А. С.: Как мне кажется, мы продвинулись в наших попытках анализа, в частности, уличив трагическое в отсутствии подлинности, по крайней мере в рамках сегодняшнего дня. С одной стороны, это происходит потому, что, как мне показалось, Даниэль склонен отождествлять трагическое и театральное. Они действительно очень близки, но именно с того момента, когда эрос становится эротикой, а пафос — патетикой. Тогда и трагическое в жизни становится исключительно театральным в ней же. Почему так происходит, трудно сказать, но это действительно во многом справедливо. Однако так случается не потому, что трагедий стало меньше, наверное, их количество не убавилось, но потому, что фальсифицирован сам язык, в котором трагическое могло бы найти свое выражение. Мы знаем, что в современном мире, где допустима любая концентрация черного юмора, и ничто не покажется перебором, малейший перебор пафоса создает нестерпимую фальшь. В этом смысле трагедия как аутентичная форма самовыражения и самоощущения является принципиально затрудненной и почти нереализуемой в ситуации отсутствия настоящего другого — в той ситуации, которую мы неоднократно анализировали. Проблема сегодняшнего дня — как избежать театрализации, чтобы действительное горе не показалось смешным, не обрело свой эхо-эффект, который будет прямо противоположным. Тем более что вмешательство нелепой случайности в любовь далеко не всегда бывает трагическим. Скорее, оно бывает чудовищным. Мы постоянно читаем истории, как то ли муж в пьяном угаре жену зарубил топором, то ли она ему мышьяка подсыпала. Понятно, что ни о какой трагедии здесь речи не идет, хотя подобных историй достаточно много. Мы можем списать их на господство вторичной нерасчлененности, когда исчезают строгие оппозиции между «да» и «нет», между тем, что говорит господин и невнятно бормочет раб.
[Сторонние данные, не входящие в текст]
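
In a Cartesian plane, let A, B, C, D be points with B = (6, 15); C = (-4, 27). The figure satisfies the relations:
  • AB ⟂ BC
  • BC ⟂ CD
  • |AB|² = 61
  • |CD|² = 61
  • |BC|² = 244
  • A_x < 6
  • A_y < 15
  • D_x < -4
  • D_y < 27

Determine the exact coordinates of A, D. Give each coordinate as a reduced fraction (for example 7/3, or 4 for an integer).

A = (0, 10)
D = (-10, 22)

1. A_x = 0  [[AB ⟂ BC ⇒ 10x-12y+120=0] ∩ [|A−(6, 15)|²=61]]
2. A_y = 10  [[AB ⟂ BC ⇒ 10x-12y+120=0] ∩ [|A−(6, 15)|²=61]]
   so A = (0, 10)
3. D_x = -10  [[BC ⟂ CD ⇒ -10x+12y-364=0] ∩ [|D−(-4, 27)|²=61]]
4. D_y = 22  [[BC ⟂ CD ⇒ -10x+12y-364=0] ∩ [|D−(-4, 27)|²=61]]
   so D = (-10, 22)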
Следует обратить внимание на то, что мы уже не говорим языком господина, а в лучшем случае имитируем его в своих произведениях. Трагическое же не столько связано с языком господина, как справедливо заметила Татьяна, сколько вообще возможно лишь в случае, когда мы отчетливо понимаем эти оппозиции, когда имеет место работа бытия и ничто, а не прорыв хаоса, забивающий хорошие формы и матрицы, призванные распечатывать человеческое. В результате мы имеем дело со все более и более неразборчивым кодом. Тем не менее, даже в этом случае трагическое начало эроса, конечно же, не исчезает до конца Дело еще в том, что трагедия и идея судьбы плохо сопрягаются с господствующим историзмом. Трагедия всегда немного вынесена за рамки истории, поскольку обладает собственным имманентным временем. Заметим, потребовались века, чтобы в отношении тех же Абеляра и Элоизы распознать элементы трагедии, понадобилось столетие для трагической кодификации отношений Кьеркегора и Регины. Не исключено, что гибель принцессы Дианы и ее возлюбленного через некоторое время предстанет в своем трагическом преломлении, хотя бы в силу мутации самой идеи трагического. Помните песенку про угольщика, написанную Робертом Бернсом?
У нас любовь. Любви цена
И дом наш — Мир просторный,
Но платит верностью сполна
Мне угольщик мой черный
Мы с ним разносим уголек,
Зато порой ночною
Я заберусь в свой уголок,
Мой угольщик со мною
Вполне возможно, что в этой шотландской балладе обозначена любовь, которая может быть и трагической. Но роковое запаздывание, фальсификация именно этого типа языка и мироощущения, а также переход власти от господина сначала к исполняющему обязанности господина, а затем и к рабу, действительно приводят к положению вещей, в котором трагическое и патетическое начало воспринимается как принципиально неподлинное. Если исходить из знаменитой формулировки, гласящей, что ничего не существует, а если существует, то непознаваемо, а если познаваемо, то непередаваемо, то мы, говоря о современной композиции эроса и трагедии, находимся в третьей позиции. Есть подозрения, что трагический эрос существует и даже познаваем в личном опыте, но точно непередаваем другому. Вряд ли найдется хотя бы один драматург, который возьмется сейчас написать трагедию без элементов стилизации.